US District Court Judge Sharon Lovelace Blackburn has ruled on the DOJ's court challenge to Alabama's Beason-Hammon Immigration Law which has been called the nation's cruelest. As you can see from the court order, she blocked four disputed sections of the Alabama law, but allowed five others to stand.
The Judge granted the DOJ's motion with respect to Sections 11(a), 13, 16, and 17 of H.B. 56. That is, the State of Alabama will not be permitted to execute or enforce these sections of the law, pending final judgment:
- Section 11(a) of H.B. 56 – “It is unlawful for a person who is an unauthorized alien to knowingly apply for work, solicit work in a public or private place, or perform work as an employee or independent contractor in this state”
- Section 13 – which prohibits concealing, harboring, transporting, etc., of unlawfully-present aliens
- Section 16 – which concerns the taking of a state tax deduction for wages paid to an unauthorized alien employee
- Section 17 – which creates a state “discrimination” cause of action based on the retention or hiring of an unauthorized alien – pending final judgment in this case.
She denied the motion for an injunction as to Sections 10, 12(a), 18, 27, 28, and 30, so the State of Alabama will be able to enforce these sections:
- Section 10 – which creates a criminal misdemeanor violation under Alabama law for willful failure to complete or carry an alien registration document if the person is in violation of 8 U.S.C. § 1304(e) or 8 U.S.C. § 1306(a) and is unlawfully present in the United States
- Section 12(a) – which requires a law enforcement officer to make a reasonable attempt, when practicable, to determine the citizenship and immigration status of a person stopped, detained or arrested when reasonable suspicion exists that the person is an alien who is unlawfully present in the United States.
- Section 18 – which amends Ala.
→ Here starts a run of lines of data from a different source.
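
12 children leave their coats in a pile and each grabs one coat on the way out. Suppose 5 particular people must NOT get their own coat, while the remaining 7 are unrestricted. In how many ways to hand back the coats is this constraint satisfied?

312273360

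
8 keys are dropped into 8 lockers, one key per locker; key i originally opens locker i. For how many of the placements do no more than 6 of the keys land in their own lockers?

40319

# with exactly i fixed is C(8,i)·!(8-i); sum over i=0..6:
  i=0: C(8,0)·!8 = 1·14833 = 14833
  i=1: C(8,1)·!7 = 8·1854 = 14832
  i=2: C(8,2)·!6 = 28·265 = 7420
  i=3: C(8,3)·!5 = 56·44 = 2464
  i=4: C(8,4)·!4 = 70·9 = 630
  i=5: C(8,5)·!3 = 56·2 = 112
  i=6: C(8,6)·!2 = 28·1 = 28
Total = 40319.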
Code 32-6-9 to include a provision that if a person is arrested for driving without a license, and the officer is unable to determine that the person has a valid driver’s license, the person must be transported to the nearest magistrate; a reasonable effort shall be made to determine the citizenship of the driver, and if found to be unlawfully present in the United States the driver shall be detained until prosecution or until handed over to federal immigration authorities.
- Section 27 – which bars Alabama courts from enforcing a contract to which a person who is unlawfully present in the United States is a party. This section does not apply to contracts for lodging for one night, contracts for the purchase of food, contracts for medical services, or contracts for transportation for an alien to return to his or her country of origin.
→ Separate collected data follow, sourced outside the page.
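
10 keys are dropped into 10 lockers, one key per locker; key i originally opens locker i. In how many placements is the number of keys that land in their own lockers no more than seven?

3628754

Sum C(10,i)·!(10-i) for i = 0..7:
  i=0: C(10,0)·!10 = 1·1334961 = 1334961
  i=1: C(10,1)·!9 = 10·133496 = 1334960
  i=2: C(10,2)·!8 = 45·14833 = 667485
  i=3: C(10,3)·!7 = 120·1854 = 222480
  i=4: C(10,4)·!6 = 210·265 = 55650
  i=5: C(10,5)·!5 = 252·44 = 11088
  i=6: C(10,6)·!4 = 210·9 = 1890
  i=7: C(10,7)·!3 = 120·2 = 240
Total = 3628754.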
- Section 28 – which requires every public elementary and secondary school in Alabama to determine if an enrolling student was born outside the jurisdiction of the United States or is the child of an unlawfully present alien and qualifies for assignment to an English as second language class or other remedial program.
- Section 30 – which makes it a felony for an alien not lawfully present in the United States to enter into a “business transaction” with the State of Alabama or any political subdivision thereof.
You can read the full memorandum opinion below the fold. As a citizen, I'm very disappointed that Judge Blackburn has upheld the sections of HB56 that criminalize failure to carry documents, invite law enforcement to use profiling to determine citizenship, void contracts, and require educators to become immigration enforcers.